The fight will not end here, however, as the bicycle clubs in Philadelphia and the great national organization, the League of American Wheelmen, have taken the matter up and all members will be warned of the high toll rates charged on the pike. It is said that the new map of the State wheel routes, issued by the L.A.W. and which is authority for cyclers everywhere will show the route to Chester by way of the Island Road to Moore, and thence to Ridley Park by the Lake Road and to Chester from Crum Lynne by the pike. This will necessitate passing only one tollgate on the pike and will save wheelmen five cents toll each way. The result will make quite a difference to the Telford Road Company if the wheelmen carry out the war, as a great deal of revenue was derived from bicycles, and this has been constantly increasing.

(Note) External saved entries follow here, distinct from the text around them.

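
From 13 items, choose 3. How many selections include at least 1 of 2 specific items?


Complement: C(13,3) - C(11,3) = 286 - 165 = 121

121


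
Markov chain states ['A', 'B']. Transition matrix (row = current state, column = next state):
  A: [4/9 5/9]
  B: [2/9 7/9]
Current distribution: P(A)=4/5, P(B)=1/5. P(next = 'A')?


P(next=A) = Σᵢ P(now=i)×P(i→A)
= 4/5×4/9 + 1/5×2/9
= 16/45 + 2/45 = 2/5

P = 2/5 ≈ 0.4000


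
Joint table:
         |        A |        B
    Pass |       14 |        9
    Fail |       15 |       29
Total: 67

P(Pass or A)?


P(Pass∨A) = P(Pass) + P(A) - P(Pass∧A)
= (23 + 29 - 14)/67 = 38/67

P = 38/67 ≈ 56.72%


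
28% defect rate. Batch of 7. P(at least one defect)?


P(all good) = (18/25)^7 = 612220032/6103515625
P(≥1 defect) = 5491295593/6103515625

P = 5491295593/6103515625 ≈ 89.97%


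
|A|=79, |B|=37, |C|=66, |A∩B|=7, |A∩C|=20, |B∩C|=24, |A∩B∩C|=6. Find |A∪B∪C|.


|A∪B∪C| = 79+37+66-7-20-24+6 = 137

|A∪B∪C| = 137


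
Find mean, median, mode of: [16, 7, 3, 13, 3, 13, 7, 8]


Sorted: [3, 3, 7, 7, 8, 13, 13, 16]
Mean = 70/8 = 35/4
Median = 15/2
Freq: {16: 1, 7: 2, 3: 2, 13: 2, 8: 1}
Mode: [3, 7, 13]

Mean=35/4, Median=15/2, Mode=[3, 7, 13]


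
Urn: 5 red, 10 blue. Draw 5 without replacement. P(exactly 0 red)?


Hypergeometric: C(5,0)×C(10,5)/C(15,5)
= 1×252/3003 = 12/143

P(X=0) = 12/143 ≈ 8.39%


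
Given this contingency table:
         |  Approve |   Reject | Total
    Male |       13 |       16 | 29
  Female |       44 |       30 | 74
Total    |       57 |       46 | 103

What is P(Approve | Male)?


P(Approve | Male) = 13/(13+16) = 13/29

P(Approve|Male) = 13/29 ≈ 44.83%


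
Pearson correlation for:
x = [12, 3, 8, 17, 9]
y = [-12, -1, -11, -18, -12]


n=5, Σx=49, Σy=-54, Σxy=-649, Σx²=587, Σy²=734
r = (5×(-649) - 49×(-54))/√((5×587 - 49²)(5×734 - (-54)²))
= -599/√(534×754) = -599/√402636 ≈ -599/634.5361 ≈ -0.9440

r ≈ -0.9440


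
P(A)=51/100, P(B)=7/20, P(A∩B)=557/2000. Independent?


P(A)×P(B) = 357/2000
P(A∩B) = 557/2000
Not equal → NOT independent

No, not independent


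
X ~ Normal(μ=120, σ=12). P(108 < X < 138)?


z₁=(108-120)/12=-1.0, z₂=(138-120)/12=1.5
P = Φ(1.5) - Φ(-1.0) = 0.933193 - 0.158655 = 0.774538 ≈ 0.7745

P(108 < X < 138) ≈ 0.7745


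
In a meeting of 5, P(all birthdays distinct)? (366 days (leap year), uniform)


P(all different) = Π(366-i)/366 for i=0..4
= (366/366)×(365/366)×...×(362/366)
= 0.972938

P ≈ 0.9729 ≈ 97.29%


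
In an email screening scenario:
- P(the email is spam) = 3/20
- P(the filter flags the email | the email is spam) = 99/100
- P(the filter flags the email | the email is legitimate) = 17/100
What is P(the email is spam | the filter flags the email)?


Using Bayes' theorem:
P(A|B) = P(B|A)·P(A) / P(B)

P(the filter flags the email) = 99/100 × 3/20 + 17/100 × 17/20
= 297/2000 + 289/2000 = 293/1000

P(the email is spam|the filter flags the email) = (297/2000) / (293/1000) = 297/586

P(the email is spam|the filter flags the email) = 297/586 ≈ 50.68%


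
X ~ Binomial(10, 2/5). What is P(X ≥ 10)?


P(X ≥ 10) = Σ P(X=i) for i=10..10
P(X=10) = 1024/9765625
Sum = 1024/9765625

P(X ≥ 10) = 1024/9765625 ≈ 0.01%


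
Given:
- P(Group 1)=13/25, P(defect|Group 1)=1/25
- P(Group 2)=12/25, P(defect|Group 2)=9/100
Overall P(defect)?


P(B) = Σ P(B|Aᵢ)×P(Aᵢ)
  1/25×13/25 = 13/625
  9/100×12/25 = 27/625
Sum = 8/125

P(defect) = 8/125 ≈ 6.40%


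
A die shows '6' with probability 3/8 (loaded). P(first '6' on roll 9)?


Geometric: P(X=9) = (1-p)^(k-1)×p = (5/8)^8×3/8 = 1171875/134217728

P(X=9) = 1171875/134217728 ≈ 0.87%


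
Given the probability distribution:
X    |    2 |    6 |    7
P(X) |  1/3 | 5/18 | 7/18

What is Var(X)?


E[X] = 91/18
E[X²] = 547/18
Var(X) = E[X²] - (E[X])² = 547/18 - 8281/324 = 1565/324

Var(X) = 1565/324 ≈ 4.8302


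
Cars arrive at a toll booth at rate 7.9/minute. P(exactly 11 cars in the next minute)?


Poisson(λ=7.9): P(X=11) = e^(-λ)×λ^k/k!
= e^(-7.9) × 7.9^11 / 11!
≈ 0.0003707435405 × 7479938105.28 / 39916800 ≈ 0.069473

P(X=11) ≈ 0.069473 ≈ 6.95%


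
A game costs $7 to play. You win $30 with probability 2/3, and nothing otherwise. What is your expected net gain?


E[gain] = (30-7)×2/3 + (-7)×1/3
= 46/3 - 7/3 = 13

Expected net gain = $13 ≈ $13.00


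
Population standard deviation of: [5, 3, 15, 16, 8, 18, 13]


Mean = 78/7
  (5-78/7)²=1849/49
  (3-78/7)²=3249/49
  (15-78/7)²=729/49
  (16-78/7)²=1156/49
  (8-78/7)²=484/49
  (18-78/7)²=2304/49
  (13-78/7)²=169/49
Σ(x-μ)² = 1420/7
σ² = (1420/7)/7 = 1420/49

σ = √(1420/49) ≈ 5.3833


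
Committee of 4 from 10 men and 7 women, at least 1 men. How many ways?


Count by #men:
  1M,3W: C(10,1)×C(7,3)=350
  2M,2W: C(10,2)×C(7,2)=945
  3M,1W: C(10,3)×C(7,1)=840
  4M,0W: C(10,4)×C(7,0)=210
Total = 2345

2345


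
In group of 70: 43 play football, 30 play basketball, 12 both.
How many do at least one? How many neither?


|A∪B| = 43+30-12 = 61
Neither = 70-61 = 9

At least one: 61; Neither: 9


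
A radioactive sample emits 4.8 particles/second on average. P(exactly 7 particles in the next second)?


Poisson(λ=4.8): P(X=7) = e^(-λ)×λ^k/k!
= e^(-4.8) × 4.8^7 / 7!
≈ 0.008229747049 × 58706.8342272 / 5040 ≈ 0.095862

P(X=7) ≈ 0.095862 ≈ 9.59%


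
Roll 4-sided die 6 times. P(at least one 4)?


P(no 4)^6 = (3/4)^6 = 729/4096
P(≥1) = 1 - 729/4096 = 3367/4096

P = 3367/4096 ≈ 82.20%


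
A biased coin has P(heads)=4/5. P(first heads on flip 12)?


Geometric: P(X=12) = (1-p)^(k-1)×p = (1/5)^11×4/5 = 4/244140625

P(X=12) = 4/244140625 ≈ 0.00%


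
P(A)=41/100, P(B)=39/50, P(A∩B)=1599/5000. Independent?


P(A)×P(B) = 1599/5000
P(A∩B) = 1599/5000
Equal ✓ → Independent

Yes, independent


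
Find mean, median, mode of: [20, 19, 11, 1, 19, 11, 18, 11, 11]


Sorted: [1, 11, 11, 11, 11, 18, 19, 19, 20]
Mean = 121/9
Median = 11
Freq: {20: 1, 19: 2, 11: 4, 1: 1, 18: 1}
Mode: [11]

Mean=121/9, Median=11, Mode=11


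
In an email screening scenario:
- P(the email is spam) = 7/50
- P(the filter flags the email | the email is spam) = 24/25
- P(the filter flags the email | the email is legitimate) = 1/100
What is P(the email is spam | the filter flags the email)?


Using Bayes' theorem:
P(A|B) = P(B|A)·P(A) / P(B)

P(the filter flags the email) = 24/25 × 7/50 + 1/100 × 43/50
= 84/625 + 43/5000 = 143/1000

P(the email is spam|the filter flags the email) = (84/625) / (143/1000) = 672/715

P(the email is spam|the filter flags the email) = 672/715 ≈ 93.99%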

The Island Road has been put in splendid condition by the supervisors of Tinicum Township and as it is very nearly level, wheelmen say that it is much more pleasant than the Telford Road. By way of Penrose Ferry, this road connects with the smooth asphalt of Broad Street, Philadelphia and makes a very fine bicycle road.
The officers of the Telford Road Company say that they raised the charge on the bicycle clubs because they found by investigation that the members used the pike sufficiently to warrant the charges they have made. In addition to the members, a great many others undoubtedly rode through the gates and by shouting “Chester” eluded the gatekeepers. Now that no clubs are given special privileges, all wheelmen are stopped and dishonest riders have little chance of being successful in avoiding the toll. The Telford people do not think the war will make any very great difference in the receipts of the road, as they say that the smooth surface of the pike is so enticing to wheelmen that they will ride that way whether the clubs boycott the road or not.
WOMEN WILL ASSIST – A representative of the Women’s Bicycle Club of this city which now numbers eighty members, says that an effort will be made to enlist the cooperation of all women riders to use their effort for the adoption of a new road between Chester and Philadelphia. “We have paid our amount this year,” she said, “but next year we shall contribute this money toward the above object. Each one of us is willing to pay one dollar for the establishment of the new route, so that the turnpike road will be boycotted.”